Unjust police actions impact the authority of every sworn officer and hurt the reputation of every law enforcement agency. This is why it is vital for law enforcement representatives to speak out against the bad apples anywhere in the justice system — not unlike how it is done in the medical field.
As a law enforcement officer, my fundamental duty is to serve mankind — to safeguard lives and property, to protect the innocent against deception, the weak against oppression or intimidation, and the peaceful against violence or disorder, and to respect the Constitutional rights of all men to liberty, equality, and justice.
But the claim that “systemic” racism permeates law enforcement agencies strikes me as false. What correlates most to police shootings and arrests is the crime rate, not race. There are an estimated 375 million annual U.S. police interactions with citizens — in 2019, 999 ended in shooting fatalities by police (0.0003%), and 14 were unarmed blacks (0.000004%). Only one of those shootings was not attempting to resist or evade arrest (0.0000003%). (Source: Washington Post.) The Black Lives Matter movement chooses to ignore these facts and prefers to call attention to questionable police tactics and to ascribe racial motivations to much of law enforcement. Tactical units from my sheriff’s department have recently been called out only to discover that there were cameras set up on scene just to “catch” officers doing something inappropriate.
The Black Live Matter movement is really two disparate groups. One identifies with the idea that black people have been unfairly treated and discriminated against in society. These BLM-supporters often wear the T-shirts, carry the signs, chant the slogans, and demand political and economic change. These supporters are not part of the second group. That is a formal organization that maintains a website with revolutionary goals, large amounts of money, and radical leadership.
The first group of adherents to the BLM message is larger and likely not aware of the radical organization whose water its members carry. The second group is smaller and more disciplined and raises some fundamental issues that need close examination. I refer to the first group as “BLM Supporters” and the second group as “BLM Activists.”
The BLM movement was founded in 2013 following the death of Trayvon Martin. As the original movement grew, it failed to pay attention to factors that have caused many of the race-related problems the country has confronted. The destruction of the black nuclear family and missing black fathers, for instance, are arguably the single most detrimental societal change America has witnessed over the past 100 years. Out-of-wedlock births are a corollary. Worse, these changes have too often been incentivized by government policies.
Every weekend in major inner-city neighborhoods, the death toll from black-on-black murders is staggering. Black lives do not seem to matter to the BLM organization under these circumstances. The young perpetrators are more often than not from fatherless homes. Not only are BLM activists silent on this issue, but they say on their website: “We disrupt the Western-prescribed nuclear family structure requirement[.]”

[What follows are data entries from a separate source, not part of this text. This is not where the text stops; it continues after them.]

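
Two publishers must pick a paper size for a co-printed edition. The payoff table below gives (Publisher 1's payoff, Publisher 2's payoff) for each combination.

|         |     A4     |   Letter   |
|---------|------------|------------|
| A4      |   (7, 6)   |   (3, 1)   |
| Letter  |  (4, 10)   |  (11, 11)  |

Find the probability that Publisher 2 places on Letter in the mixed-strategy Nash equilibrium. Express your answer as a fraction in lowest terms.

3/11

Publisher 2's mix q on A4 must make Publisher 1 indifferent between A4 and Letter.
Publisher 1's payoff from A4: 7q + 3(1−q). From Letter: 4q + 11(1−q).
Set equal: 3q = 8(1−q) → q = 8/11.
Probability on Letter is 1 − 8/11 = 3/11.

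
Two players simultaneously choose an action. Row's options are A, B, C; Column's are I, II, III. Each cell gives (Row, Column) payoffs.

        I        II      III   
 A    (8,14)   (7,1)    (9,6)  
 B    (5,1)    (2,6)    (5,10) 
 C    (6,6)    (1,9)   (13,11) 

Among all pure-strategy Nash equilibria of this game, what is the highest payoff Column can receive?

(A, I) is a pure NE (Row: 8 ≥ 6; Column: 14 ≥ 6). Column gets 14.
(C, III) is a pure NE (Row: 13 ≥ 9; Column: 11 ≥ 9). Column gets 11.
Every other cell has a profitable deviation for at least one player. Highest of {14, 11} is 14.

14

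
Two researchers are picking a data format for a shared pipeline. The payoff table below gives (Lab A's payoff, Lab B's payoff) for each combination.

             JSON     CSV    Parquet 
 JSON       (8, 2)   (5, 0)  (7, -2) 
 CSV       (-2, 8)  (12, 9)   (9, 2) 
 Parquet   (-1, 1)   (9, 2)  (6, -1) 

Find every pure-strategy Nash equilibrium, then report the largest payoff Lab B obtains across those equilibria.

Both JSON is a pure NE (Lab A: 8 ≥ -1; Lab B: 2 ≥ 0). Lab B gets 2.
Both CSV is a pure NE (Lab A: 12 ≥ 9; Lab B: 9 ≥ 8). Lab B gets 9.
Every other cell has a profitable deviation for at least one player. Highest of {2, 9} is 9.

9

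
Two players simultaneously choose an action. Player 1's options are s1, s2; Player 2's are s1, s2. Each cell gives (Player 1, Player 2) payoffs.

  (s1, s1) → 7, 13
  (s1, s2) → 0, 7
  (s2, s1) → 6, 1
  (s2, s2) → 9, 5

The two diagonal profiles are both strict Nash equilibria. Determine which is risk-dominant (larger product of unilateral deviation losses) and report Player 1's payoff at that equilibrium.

9

At both s1: Player 1 loses 7 − 6 = 1 by deviating; Player 2 loses 13 − 7 = 6. Product = 1·6 = 6.
At both s2: Player 1 loses 9 − 0 = 9 by deviating; Player 2 loses 5 − 1 = 4. Product = 9·4 = 36.
36 > 6, so both s2 is risk-dominant. Player 1's payoff there is 9.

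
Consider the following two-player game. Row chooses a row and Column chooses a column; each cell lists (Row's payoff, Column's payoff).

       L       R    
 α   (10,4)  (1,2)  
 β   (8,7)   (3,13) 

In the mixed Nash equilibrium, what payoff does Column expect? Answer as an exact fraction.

Row mixes with probability p on α, chosen so Column is indifferent: 4p + 7(1−p) = 2p + 13(1−p) gives p = 3/4.
Column's expected payoff is 4·3/4 + 7·1/4 = 19/4.

19/4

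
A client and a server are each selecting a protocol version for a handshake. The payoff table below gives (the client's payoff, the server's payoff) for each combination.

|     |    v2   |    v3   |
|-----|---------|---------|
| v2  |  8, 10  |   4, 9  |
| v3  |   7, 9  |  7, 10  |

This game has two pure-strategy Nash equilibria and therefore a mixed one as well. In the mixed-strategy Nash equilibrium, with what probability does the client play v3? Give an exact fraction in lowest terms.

The client's mix p on v2 must make the server indifferent between v2 and v3.
The server's payoff from v2: 10p + 9(1−p). From v3: 9p + 10(1−p).
Set equal: 1p = 1(1−p) → p = 1/2.
Probability on v3 is 1 − 1/2 = 1/2.

1/2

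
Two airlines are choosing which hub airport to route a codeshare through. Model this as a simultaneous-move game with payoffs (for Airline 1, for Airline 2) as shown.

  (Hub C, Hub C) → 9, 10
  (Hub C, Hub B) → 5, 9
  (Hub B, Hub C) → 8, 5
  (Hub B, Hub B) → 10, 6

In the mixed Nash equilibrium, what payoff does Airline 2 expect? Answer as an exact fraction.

Airline 1 mixes with probability p on Hub C, chosen so Airline 2 is indifferent: 10p + 5(1−p) = 9p + 6(1−p) gives p = 1/2.
Airline 2's expected payoff is 10·1/2 + 5·1/2 = 15/2.

15/2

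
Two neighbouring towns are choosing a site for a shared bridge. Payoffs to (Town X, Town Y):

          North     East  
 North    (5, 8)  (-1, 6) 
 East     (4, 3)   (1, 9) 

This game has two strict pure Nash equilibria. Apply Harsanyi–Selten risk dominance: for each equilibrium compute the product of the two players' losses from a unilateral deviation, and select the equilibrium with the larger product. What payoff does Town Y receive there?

At both North: Town X loses 5 − 4 = 1 by deviating; Town Y loses 8 − 6 = 2. Product = 1·2 = 2.
At both East: Town X loses 1 − (-1) = 2 by deviating; Town Y loses 9 − 3 = 6. Product = 2·6 = 12.
12 > 2, so both East is risk-dominant. Town Y's payoff there is 9.

9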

Hanging on the wall in the Orange County sheriff’s training academy is a quote from Dr. Martin Luther King, Jr. I make a mental note to read it every time I am at the academy: “Injustice anywhere is a threat to justice everywhere.” MLK taught us that we should judge others not on the color of their skin, but on the content of their character. BLM activists say something different: “We work vigorously for freedom and justice for Black people[.]” In law enforcement, we are sworn to protect freedom and justice for all people equally.
Sometimes law enforcement tragically misses the mark (as do all professions), but we shouldn’t destroy or defund the whole law enforcement structure because of a few rogue incidents. We should deal with them. Bad cops should be fired just as bad teachers should be removed. Nobody hates bad cops more than good cops.
Lady Justice is always portrayed with a blindfold. The symbol stands for the idea that justice — from cop to court — is applied without regard to wealth, power, or status. Should we raise the blindfold in certain instances so she can peek out with an eye toward taking better care of black Americans? BLM Activists, I suspect, would say yes.
There is another critical factor that differentiates BLM Activists from BLM Supporters. The co-founders of the BLM movement are unapologetically Marxist — followers of Karl Marx, the revolutionary German philosopher who died in 1883 and whose ideas have inspired the governments of all the communist regimes. BLM co-founder Patrisse Cullors explicitly said that she and fellow BLM co-founder Alicia Garza are “trained Marxists.” On the BLM website, they state: “Our members organize and build local power to intervene in violence inflicted on Black communities by the state and vigilantes.”
The Los Angeles Chapter of BLM held a rally on June 23, 2020. Their message: “We are demanding that the School Board vote … to defund school police by 90% over the next three years.” This theme seems to resonate throughout the BLM movement and is often endorsed by many political leaders on the left.
It is time we no longer embrace the well meaning slogans of the BLM Supporters or the radical agenda of the BLM Activists. Rather, we must vigorously embrace and stand for the American way of life, characterized by a colorblind society, adherence to the tenets of the U.S. Constitution, and a return to traditional American family values.
Thomas Jefferson is credited with saying, “Eternal vigilance is the price of liberty.” We are now called upon to end our silence. We must be vigilant — or we may very well lose the country the vast majority of us of all faiths and colors and creeds love.